Mineirão

(Foto: Gualter Naves/Divulgação/Light Press)

Valinor Conteúdo
10/04/2019
16:45
Belo Horizonte

A dívida do Cruzeiro com taxas não pagas à Minas Arena, divulgado em diversos meios de comunicação, que chegam, segundo a administradora do Mineirão a R$ 26 milhões, a Raposa reagiu e emitiu um comunicado oficial se posicionando no caso.

Além de contestar a fala do presidente da Minas Arena, Samuel Lloyd, o time da Toca da Raposa partiu para o ataque e elencou até supostas acusações à Minas Arena em envolvimentos com esquemas investigados pela Operação Lava-Jato. Confira abaixo a nota do Cruzeiro.

O Cruzeiro Esporte Clube vem a público se manifestar a respeito de declarações dadas nesta terça-feira, 9 de abril, em diversos veículos de comunicação pelo Sr. Samuel Lloyd, diretor da Minas Arena, envolvendo o contrato em vigência entre o Clube e a concessionária que está responsável pela gestão do estádio Mineirão.

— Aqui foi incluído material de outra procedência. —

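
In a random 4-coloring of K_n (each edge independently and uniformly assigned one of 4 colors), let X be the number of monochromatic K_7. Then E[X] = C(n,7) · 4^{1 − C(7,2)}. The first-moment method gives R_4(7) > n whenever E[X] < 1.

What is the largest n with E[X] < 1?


We need C(n, 7) · 4^{1 − 21} < 1, i.e. C(n, 7) < 4^{21 − 1} = 1099511627776.
Check values of n near the boundary:
  n = 179: C(179, 7) = 1037437234460; 1037437234460 < 1099511627776? YES
  n = 180: C(180, 7) = 1079414463600; 1079414463600 < 1099511627776? YES
  n = 181: C(181, 7) = 1122839183400; 1122839183400 < 1099511627776? NO
The largest n with C(n, 7) < 1099511627776 is n = 180 (where E[X] = 67463403975/68719476736 ≈ 0.982). Hence R_4(7) > 180, i.e. R_4(7) ≥ 181.

Largest n = 180; hence R_4(7) > 180.


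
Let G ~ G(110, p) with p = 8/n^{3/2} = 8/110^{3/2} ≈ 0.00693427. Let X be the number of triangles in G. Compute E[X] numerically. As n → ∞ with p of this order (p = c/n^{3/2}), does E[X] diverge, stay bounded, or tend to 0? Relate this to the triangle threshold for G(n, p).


Number of potential triangles: C(110, 3) = 215820.
Each occurs with probability p³ ≈ (0.00693427)³ ≈ 3.33428622e-07.
By linearity: E[X] = C(110, 3)·p³ ≈ 215820 · 3.33428622e-07 ≈ 0.071961.
Since α = 3/2 > 1, p = c/n^{3/2} = o(1/n) is below the triangle threshold p ~ 1/n. Asymptotically E[X] ~ (c³/6)·n^{3(1−α)} = (8³/6)·n^{-1.5} → 0, so by Markov's inequality G has no triangles w.h.p.

E[X] ≈ 0.071961; in regime p = Θ(1/n^{3/2}) E[X] tends to 0 (below the triangle threshold p ~ 1/n).


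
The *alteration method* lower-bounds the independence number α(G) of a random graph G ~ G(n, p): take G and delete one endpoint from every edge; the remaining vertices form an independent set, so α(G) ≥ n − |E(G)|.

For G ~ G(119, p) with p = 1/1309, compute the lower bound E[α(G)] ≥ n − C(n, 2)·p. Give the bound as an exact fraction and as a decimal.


E[|E(G)|] = C(119, 2)·p = 7021 · (1/1309) = 59/11.
E[α(G)] ≥ n − E[|E(G)|] = 119 − 59/11 = 1250/11.
Numerically: ≈ 113.6364.
(This is only a lower bound; the true E[α(G)] may be larger.)

E[α(G)] ≥ 1250/11 ≈ 113.6364.


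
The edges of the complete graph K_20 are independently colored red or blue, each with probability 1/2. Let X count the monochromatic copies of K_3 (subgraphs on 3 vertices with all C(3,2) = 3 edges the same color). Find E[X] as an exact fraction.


Let X = Σ_S X_S over the C(20, 3) = 1140 subsets S of size 3, where X_S = 1 if the K_3 on S is monochromatic.
For a fixed S, the K_3 on S has C(3, 2) = 3 edges. P[all 3 edges red] = (1/2)^3, and likewise for blue, so P[monochromatic] = 2·(1/2)^3 = 2^{1 − 3} = 1/4.
Summing: E[X] = C(20, 3) · 2^{1 − 3} = 1140 · 1/4 = 285.
Numerically: E[X] ≈ 285.0000.

E[X] = C(20,3)·2^(1−C(3,2)) = 285 ≈ 285.0000.


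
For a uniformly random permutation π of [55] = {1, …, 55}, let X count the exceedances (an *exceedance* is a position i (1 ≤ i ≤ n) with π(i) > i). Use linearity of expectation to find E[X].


Write X = Σ_{i=1}^{55} X_i, where X_i = 1_{π(i) > i}.
For each fixed i, π(i) is uniform over {1, …, 55} (marginal of a uniform permutation), so P[π(i) > i] = (n − i)/n. Summing: Σ_{i=1}^{55} (n − i)/n = (0 + 1 + … + 54)/55 = 55(55 − 1)/(2·55) = (55 − 1)/2.
Hence E[X] = Σ_{i=1}^{55} (55 − i)/55 = 27 ≈ 27.0000.

E[X] = 27 = 27.0000.


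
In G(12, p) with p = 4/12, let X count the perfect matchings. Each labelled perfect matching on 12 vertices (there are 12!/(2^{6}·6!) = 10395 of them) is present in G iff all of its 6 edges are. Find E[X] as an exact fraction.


K_12 has 12!/(2^{6}·6!) = 10395 labelled perfect matchings.
For each such perfect matching H, let X_H = 1 if all 6 edges of H are present in G. Then P[X_H = 1] = p^{6} = (1/3)^{6} = 1/729.
By linearity of expectation: E[X] = Σ_H E[X_H] = 10395 · p^{6} = 10395 · 1/729 = 385/27.
Numerically: E[X] ≈ 14.26.

E[X] = 10395 · (1/3)^{6} = 385/27 ≈ 14.26.


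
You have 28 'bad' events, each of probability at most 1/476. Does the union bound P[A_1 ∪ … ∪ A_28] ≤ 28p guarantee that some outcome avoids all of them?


Union bound: P[∪_{i=1}^{28} A_i] ≤ Σ_i P[A_i] ≤ 28·p = 28·(1/476) = 1/17.
Numerically: 1/17 ≈ 0.05882.
Is 1/17 < 1? YES.
Since P[∪ A_i] ≤ 1/17 < 1, the complement has P[∩ A_i^c] ≥ 1 − 1/17 = 16/17 > 0, so some outcome avoids every A_i.

28·p = 1/17 ≈ 0.05882; existence CERTIFIED by the union bound.


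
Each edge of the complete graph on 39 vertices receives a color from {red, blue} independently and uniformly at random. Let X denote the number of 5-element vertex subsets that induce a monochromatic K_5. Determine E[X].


Let X = Σ_S X_S over the C(39, 5) = 575757 subsets S of size 5, where X_S = 1 if the K_5 on S is monochromatic.
For a fixed S, the K_5 on S has C(5, 2) = 10 edges. P[all 10 edges red] = (1/2)^10, and likewise for blue, so P[monochromatic] = 2·(1/2)^10 = 2^{1 − 10} = 1/512.
By linearity: E[X] = C(39, 5) · 2^{1 − 10} = 575757 · 1/512 = 575757/512.
Numerically: E[X] ≈ 1124.52539.

E[X] = C(39,5)·2^(1−C(5,2)) = 575757/512 ≈ 1124.52539.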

Em suas declarações, Samuel alega que o Cruzeiro não teria repassado à concessionária um montante que ultrapassa os R$ 26 milhões, valor contestado pelo Clube, relacionado ao custo operacional de seus jogos no estádio.

Devido ao contrato de fidelidade firmado pelas partes no ano de 2012, o Clube possui a prerrogativa de analisar as condições que a Minas Arena oferece para que outros clubes atuem no estádio e, caso queira, adotar este modelo desde então.

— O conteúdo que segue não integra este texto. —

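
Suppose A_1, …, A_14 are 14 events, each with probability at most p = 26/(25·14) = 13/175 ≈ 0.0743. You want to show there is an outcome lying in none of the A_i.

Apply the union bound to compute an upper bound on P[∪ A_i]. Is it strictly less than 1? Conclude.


Union bound: P[∪_{i=1}^{14} A_i] ≤ Σ_i P[A_i] ≤ 14·p = 14·(13/175) = 26/25.
Numerically: 26/25 ≈ 1.0400.
Is 26/25 < 1? NO.
Since the bound 26/25 is ≥ 1, the union bound is uninformative here; it does NOT by itself certify existence.

14·p = 26/25 ≈ 1.0400; existence NOT certified by the union bound.


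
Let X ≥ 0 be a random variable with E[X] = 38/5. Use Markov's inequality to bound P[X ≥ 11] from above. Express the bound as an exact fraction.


μ = E[X] = 38/5, a = 11.
Markov: P[X ≥ 11] ≤ μ/a = (38/5)/11 = 38/55.
Numerically: ≈ 0.6909.
(Since a = 11 > μ = 7.6000, the bound 38/55 is < 1 and informative.)

P[X ≥ 11] ≤ 38/55 ≈ 0.6909.


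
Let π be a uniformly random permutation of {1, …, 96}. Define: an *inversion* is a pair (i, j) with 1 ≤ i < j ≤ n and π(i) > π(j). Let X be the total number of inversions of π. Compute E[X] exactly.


Write X = Σ X_I over the C(96, 2) = 4560 pairs i < j, with X_I the indicator of one inversion.
There are 4560 indicators.
For each fixed pair i < j, the values π(i) and π(j) are two distinct elements of {1, …, 96} in uniformly random order; by symmetry P[π(i) > π(j)] = 1/2.
By linearity: E[X] = 4560 · (1/2) = C(96, 2) · (1/2) = 4560/2 = 2280 ≈ 2280.00000.

E[X] = 2280 = 2280.00000.


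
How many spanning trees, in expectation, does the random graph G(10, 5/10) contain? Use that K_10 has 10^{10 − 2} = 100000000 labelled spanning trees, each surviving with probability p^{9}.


K_10 has 10^{10 − 2} = 100000000 labelled spanning trees.
For each such spanning tree H, let X_H = 1 if all 9 edges of H are present in G. Then P[X_H = 1] = p^{9} = (1/2)^{9} = 1/512.
By linearity of expectation: E[X] = Σ_H E[X_H] = 100000000 · p^{9} = 100000000 · 1/512 = 390625/2.
Numerically: E[X] ≈ 1.95e+05.

E[X] = 100000000 · (1/2)^{9} = 390625/2 ≈ 1.95e+05.


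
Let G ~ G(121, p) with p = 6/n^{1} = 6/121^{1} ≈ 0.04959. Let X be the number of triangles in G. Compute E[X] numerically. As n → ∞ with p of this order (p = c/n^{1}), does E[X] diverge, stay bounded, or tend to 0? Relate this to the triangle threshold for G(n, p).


Number of potential triangles: C(121, 3) = 287980.
Each occurs with probability p³ ≈ (0.04959)³ ≈ 1.219264e-04.
By linearity: E[X] = C(121, 3)·p³ ≈ 287980 · 1.219264e-04 ≈ 35.1124.
Here α = 1, so p = 6/n is exactly at the triangle threshold p ~ 1/n. Asymptotically E[X] → c³/6 = 6³/6 = 36 ≈ 36.0000, a bounded constant. In this regime the triangle count is asymptotically Poisson(c³/6).

E[X] ≈ 35.1124; in regime p = Θ(1/n^{1}) E[X] stays bounded (at the triangle threshold p ~ 1/n).


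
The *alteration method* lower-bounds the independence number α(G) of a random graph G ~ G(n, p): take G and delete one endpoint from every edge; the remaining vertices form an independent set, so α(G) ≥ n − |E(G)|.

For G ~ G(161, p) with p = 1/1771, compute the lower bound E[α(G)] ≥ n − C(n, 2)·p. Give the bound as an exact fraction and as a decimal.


E[|E(G)|] = C(161, 2)·p = 12880 · (1/1771) = 80/11.
E[α(G)] ≥ n − E[|E(G)|] = 161 − 80/11 = 1691/11.
Numerically: ≈ 153.72727.
(This is only a lower bound; the true E[α(G)] may be larger.)

E[α(G)] ≥ 1691/11 ≈ 153.72727.


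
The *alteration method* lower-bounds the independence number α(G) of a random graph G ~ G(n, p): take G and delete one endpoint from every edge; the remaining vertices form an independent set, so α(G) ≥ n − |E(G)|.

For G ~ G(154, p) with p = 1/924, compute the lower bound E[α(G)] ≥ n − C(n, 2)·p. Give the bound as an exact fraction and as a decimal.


E[|E(G)|] = C(154, 2)·p = 11781 · (1/924) = 51/4.
E[α(G)] ≥ n − E[|E(G)|] = 154 − 51/4 = 565/4.
Numerically: ≈ 141.250000.
(This is only a lower bound; the true E[α(G)] may be larger.)

E[α(G)] ≥ 565/4 ≈ 141.250000.


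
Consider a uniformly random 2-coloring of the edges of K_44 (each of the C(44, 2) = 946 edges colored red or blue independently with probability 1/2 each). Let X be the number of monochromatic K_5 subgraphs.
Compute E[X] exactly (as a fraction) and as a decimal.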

Desta forma, desde o mês de julho de 2013, após o Atlético-MG atuar no Mineirão sem a necessidade de pagar pelos custos operacionais em uma partida, o Cruzeiro – se baseando no contrato – entendeu que tinha o direito do mesmo tratamento e a questão entrou na esfera judicial, na qual permanece.

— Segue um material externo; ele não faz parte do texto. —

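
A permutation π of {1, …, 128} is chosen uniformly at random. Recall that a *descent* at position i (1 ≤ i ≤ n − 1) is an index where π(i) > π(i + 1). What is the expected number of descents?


Write X = Σ X_I over i = 1, …, 127, with X_I the indicator of one descent.
There are 127 indicators.
For each fixed i, the pair (π(i), π(i+1)) is a uniformly random ordered pair of distinct values from {1, …, 128}; by symmetry P[π(i) > π(i+1)] = 1/2.
By linearity: E[X] = 127 · (1/2) = (128 − 1) · (1/2) = 127/2 ≈ 63.500000.

E[X] = 127/2 = 63.500000.


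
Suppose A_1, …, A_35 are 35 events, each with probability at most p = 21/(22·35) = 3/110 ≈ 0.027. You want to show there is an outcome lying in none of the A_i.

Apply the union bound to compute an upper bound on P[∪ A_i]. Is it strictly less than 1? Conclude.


Union bound: P[∪_{i=1}^{35} A_i] ≤ Σ_i P[A_i] ≤ 35·p = 35·(3/110) = 21/22.
Numerically: 21/22 ≈ 0.955.
Is 21/22 < 1? YES.
Since P[∪ A_i] ≤ 21/22 < 1, the complement has P[∩ A_i^c] ≥ 1 − 21/22 = 1/22 > 0, so some outcome avoids every A_i.

35·p = 21/22 ≈ 0.955; existence CERTIFIED by the union bound.


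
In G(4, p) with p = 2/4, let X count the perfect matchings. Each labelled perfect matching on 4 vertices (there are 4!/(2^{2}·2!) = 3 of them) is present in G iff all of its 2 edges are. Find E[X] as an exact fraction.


K_4 has 4!/(2^{2}·2!) = 3 labelled perfect matchings.
For each such perfect matching H, let X_H = 1 if all 2 edges of H are present in G. Then P[X_H = 1] = p^{2} = (1/2)^{2} = 1/4.
By linearity of expectation: E[X] = Σ_H E[X_H] = 3 · p^{2} = 3 · 1/4 = 3/4.
Numerically: E[X] ≈ 0.75.

E[X] = 3 · (1/2)^{2} = 3/4 ≈ 0.75.


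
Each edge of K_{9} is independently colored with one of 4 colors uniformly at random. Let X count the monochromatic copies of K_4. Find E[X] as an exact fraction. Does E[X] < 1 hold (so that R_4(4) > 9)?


E[X] = C(9, 4) · 4^{1 − 6} = 126 · 4^{−5} = 126/1024.
As a reduced fraction: E[X] = 63/512 ≈ 0.123.
Is E[X] < 1? YES.
Since E[X] < 1, there exists a 4-coloring of K_{9} with no monochromatic K_4; hence R_4(4) > 9.

E[X] = 63/512 ≈ 0.123; E[X] < 1, so R_4(4) > 9.


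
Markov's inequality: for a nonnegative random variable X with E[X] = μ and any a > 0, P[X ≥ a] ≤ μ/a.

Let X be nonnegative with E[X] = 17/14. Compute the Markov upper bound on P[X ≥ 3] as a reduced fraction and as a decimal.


μ = E[X] = 17/14, a = 3.
Markov: P[X ≥ 3] ≤ μ/a = (17/14)/3 = 17/42.
Numerically: ≈ 0.40476.
(Since a = 3 > μ = 1.21429, the bound 17/42 is < 1 and informative.)

P[X ≥ 3] ≤ 17/42 ≈ 0.40476.


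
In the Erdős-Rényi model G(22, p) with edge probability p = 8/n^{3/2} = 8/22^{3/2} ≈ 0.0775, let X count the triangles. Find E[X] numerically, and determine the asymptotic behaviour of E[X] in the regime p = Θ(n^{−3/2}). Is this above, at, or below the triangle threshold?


Number of potential triangles: C(22, 3) = 1540.
Each occurs with probability p³ ≈ (0.0775)³ ≈ 4.65981e-04.
By linearity: E[X] = C(22, 3)·p³ ≈ 1540 · 4.65981e-04 ≈ 0.718.
Since α = 3/2 > 1, p = c/n^{3/2} = o(1/n) is below the triangle threshold p ~ 1/n. Asymptotically E[X] ~ (c³/6)·n^{3(1−α)} = (8³/6)·n^{-1.5} → 0, so by Markov's inequality G has no triangles w.h.p.

E[X] ≈ 0.718; in regime p = Θ(1/n^{3/2}) E[X] tends to 0 (below the triangle threshold p ~ 1/n).


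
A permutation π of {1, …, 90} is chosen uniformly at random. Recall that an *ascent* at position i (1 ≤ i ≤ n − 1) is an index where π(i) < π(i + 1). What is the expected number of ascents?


Write X = Σ X_I over i = 1, …, 89, with X_I the indicator of one ascent.
There are 89 indicators.
For each fixed i, the pair (π(i), π(i+1)) is a uniformly random ordered pair of distinct values from {1, …, 90}; by symmetry P[π(i) < π(i+1)] = 1/2.
By linearity: E[X] = 89 · (1/2) = (90 − 1) · (1/2) = 89/2 ≈ 44.500.

E[X] = 89/2 = 44.500.


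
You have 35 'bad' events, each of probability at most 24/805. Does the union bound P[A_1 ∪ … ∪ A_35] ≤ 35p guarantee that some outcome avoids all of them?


Union bound: P[∪_{i=1}^{35} A_i] ≤ Σ_i P[A_i] ≤ 35·p = 35·(24/805) = 24/23.
Numerically: 24/23 ≈ 1.043.
Is 24/23 < 1? NO.
Since the bound 24/23 is ≥ 1, the union bound is uninformative here; it does NOT by itself certify existence.

35·p = 24/23 ≈ 1.043; existence NOT certified by the union bound.


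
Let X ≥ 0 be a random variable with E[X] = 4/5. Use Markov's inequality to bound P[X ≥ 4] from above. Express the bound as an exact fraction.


μ = E[X] = 4/5, a = 4.
Markov: P[X ≥ 4] ≤ μ/a = (4/5)/4 = 1/5.
Numerically: ≈ 0.200.
(Since a = 4 > μ = 0.800, the bound 1/5 is < 1 and informative.)

P[X ≥ 4] ≤ 1/5 ≈ 0.200.


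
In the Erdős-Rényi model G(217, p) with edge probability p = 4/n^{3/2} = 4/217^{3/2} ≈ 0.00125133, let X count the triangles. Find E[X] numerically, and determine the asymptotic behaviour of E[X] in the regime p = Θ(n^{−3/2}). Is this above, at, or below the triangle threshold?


Number of potential triangles: C(217, 3) = 1679580.
Each occurs with probability p³ ≈ (0.00125133)³ ≈ 1.95934617e-09.
By linearity: E[X] = C(217, 3)·p³ ≈ 1679580 · 1.95934617e-09 ≈ 0.003291.
Since α = 3/2 > 1, p = c/n^{3/2} = o(1/n) is below the triangle threshold p ~ 1/n. Asymptotically E[X] ~ (c³/6)·n^{3(1−α)} = (4³/6)·n^{-1.5} → 0, so by Markov's inequality G has no triangles w.h.p.

E[X] ≈ 0.003291; in regime p = Θ(1/n^{3/2}) E[X] tends to 0 (below the triangle threshold p ~ 1/n).


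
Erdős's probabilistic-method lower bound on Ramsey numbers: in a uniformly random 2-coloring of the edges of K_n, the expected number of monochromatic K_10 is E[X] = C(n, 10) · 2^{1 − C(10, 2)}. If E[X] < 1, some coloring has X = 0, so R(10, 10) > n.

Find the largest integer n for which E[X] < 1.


We need C(n, 10) · 2^{1 − 45} < 1, i.e. C(n, 10) < 2^{45 − 1} = 17592186044416.
Check values of n near the boundary:
  n = 94: C(94, 10) = 9041256841903; 9041256841903 < 17592186044416? YES
  n = 95: C(95, 10) = 10104934117421; 10104934117421 < 17592186044416? YES
  n = 96: C(96, 10) = 11279926456656; 11279926456656 < 17592186044416? YES
  n = 97: C(97, 10) = 12576469727536; 12576469727536 < 17592186044416? YES
  n = 98: C(98, 10) = 14005614014756; 14005614014756 < 17592186044416? YES
  n = 99: C(99, 10) = 15579278510796; 15579278510796 < 17592186044416? YES
  n = 100: C(100, 10) = 17310309456440; 17310309456440 < 17592186044416? YES
  n = 101: C(101, 10) = 19212541264840; 19212541264840 < 17592186044416? NO
  n = 102: C(102, 10) = 21300860967540; 21300860967540 < 17592186044416? NO
  n = 103: C(103, 10) = 23591276125340; 23591276125340 < 17592186044416? NO
The largest n with C(n, 10) < 17592186044416 is n = 100 (where E[X] = 2163788682055/2199023255552 ≈ 0.9840). Hence R(10, 10) > 100, i.e. R(10, 10) ≥ 101.

Largest n = 100; hence R(10, 10) > 100.


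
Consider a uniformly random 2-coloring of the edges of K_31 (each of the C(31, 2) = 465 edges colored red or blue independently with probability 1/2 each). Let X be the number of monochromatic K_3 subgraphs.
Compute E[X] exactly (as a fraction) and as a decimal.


Let X = Σ_S X_S over the C(31, 3) = 4495 subsets S of size 3, where X_S = 1 if the K_3 on S is monochromatic.
For a fixed S, the K_3 on S has C(3, 2) = 3 edges. P[all 3 edges red] = (1/2)^3, and likewise for blue, so P[monochromatic] = 2·(1/2)^3 = 2^{1 − 3} = 1/4.
By linearity: E[X] = C(31, 3) · 2^{1 − 3} = 4495 · 1/4 = 4495/4.
Numerically: E[X] ≈ 1123.75000.

E[X] = C(31,3)·2^(1−C(3,2)) = 4495/4 ≈ 1123.75000.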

Diferentemente dos valores declarados por Samuel Lloyd, o Cruzeiro acredita que o atual montante esteja na casa de R$ 18 milhões, motivo de nova contestação judicial, uma vez que a Minas Arena alega que o valor chega a R$ 26 milhões. O Clube ainda esclarece que, desde junho de 2016, 25% da renda líquida em todos os seus jogos são depositados em juízo, valor este acumulado em mais ou menos R$10 milhões.

Cabe ressaltar que o montante relacionado à atual gestão administrativa do Cruzeiro Esporte Clube, do triênio 2018-2020, presidida por Wagner Pires de Sá, está na casa de R$ 1,8 milhão.

O Cruzeiro reitera que, mesmo tendo voltado a pagar por tais despesas, isso não significa que o Clube concorde com o que é cobrado pela Minas Arena, mas, sim, uma sinalização pela busca de uma melhora na relação cotidiana com a concessionária.

O Clube ressalta que, apesar de algumas declarações de Samuel Lloyd darem a entender que a Minas Arena poderia ter prejuízo devido à parceria, a concessionária possui diversas fontes de receitas que só são estimuladas pelos jogos do Cruzeiro, entre elas 2/3 do lucro do estacionamento e dos bares, exploração publicitária de forma exclusiva do espaço do estádio que não sejam placas no gramado, venda de cerca de 6 mil ingressos nas áreas nobres do Mineirão, comercialização dos camarotes e de pacotes anuais de ingressos, uma vez que o Cruzeiro é o único clube que garante ao estádio um calendário fixo de eventos durante todo o ano.

Por mais que o discurso por parte da concessionária e de seu principal representante seja o de cumprimento de contrato, é de conhecimento público que a Minas Arena vem sendo alvo de investigações e denúncias em órgãos especializados, como a CPI da Minas Arena, requerida pelo deputado estadual Léo Portela, que será submetida à apreciação na Assembleia Legislativa de Minas Gerais.